Как просто после «нежной части», требующей всей тонкости душевных поворотов, написать «часть игривую», нуждающуюся не столько в душевной тонкости, сколько в изощрённейшем уме и гибкости мысли. Воздерживаясь от красивых фраз, с длинными периодами, по причине своего несчастного косноязычия, прямо обращаю своё внимание на Вас и тут же восклицаю: «О, как Вы прекрасны, Клавдия Васильевна!»

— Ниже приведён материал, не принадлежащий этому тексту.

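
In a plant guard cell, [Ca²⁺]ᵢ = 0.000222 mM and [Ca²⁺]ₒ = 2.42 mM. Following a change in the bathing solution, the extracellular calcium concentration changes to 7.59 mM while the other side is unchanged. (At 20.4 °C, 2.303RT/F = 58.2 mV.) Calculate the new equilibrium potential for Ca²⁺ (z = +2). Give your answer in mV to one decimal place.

131.9 mV

After the shift: [Ca²⁺]_out = 7.59, [Ca²⁺]_in = 0.000222 mM.
E_new = (58.2/2)·log₁₀(7.59/0.000222) = 29.10 · (4.5339) = 131.94 mV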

Помоги мне Бог досказать следующую фразу до конца и не застрять посередине. Итак, перекрестясь, начинаю: Дорогая Клавдия Васильевна, я рад, что Вы уехали в Москву, ибо останься Вы здесь (короче!), я бы в короткий срок забыл (ещё короче!), я бы влюбился в Вас и забыл бы всё вокруг! (Досказал.)
Пользуясь полной удачей и не желая портить впечатления, оставленного второй частью, быстро перехожу на часть третию.
Часть III (как ей и полагается быть – деловая).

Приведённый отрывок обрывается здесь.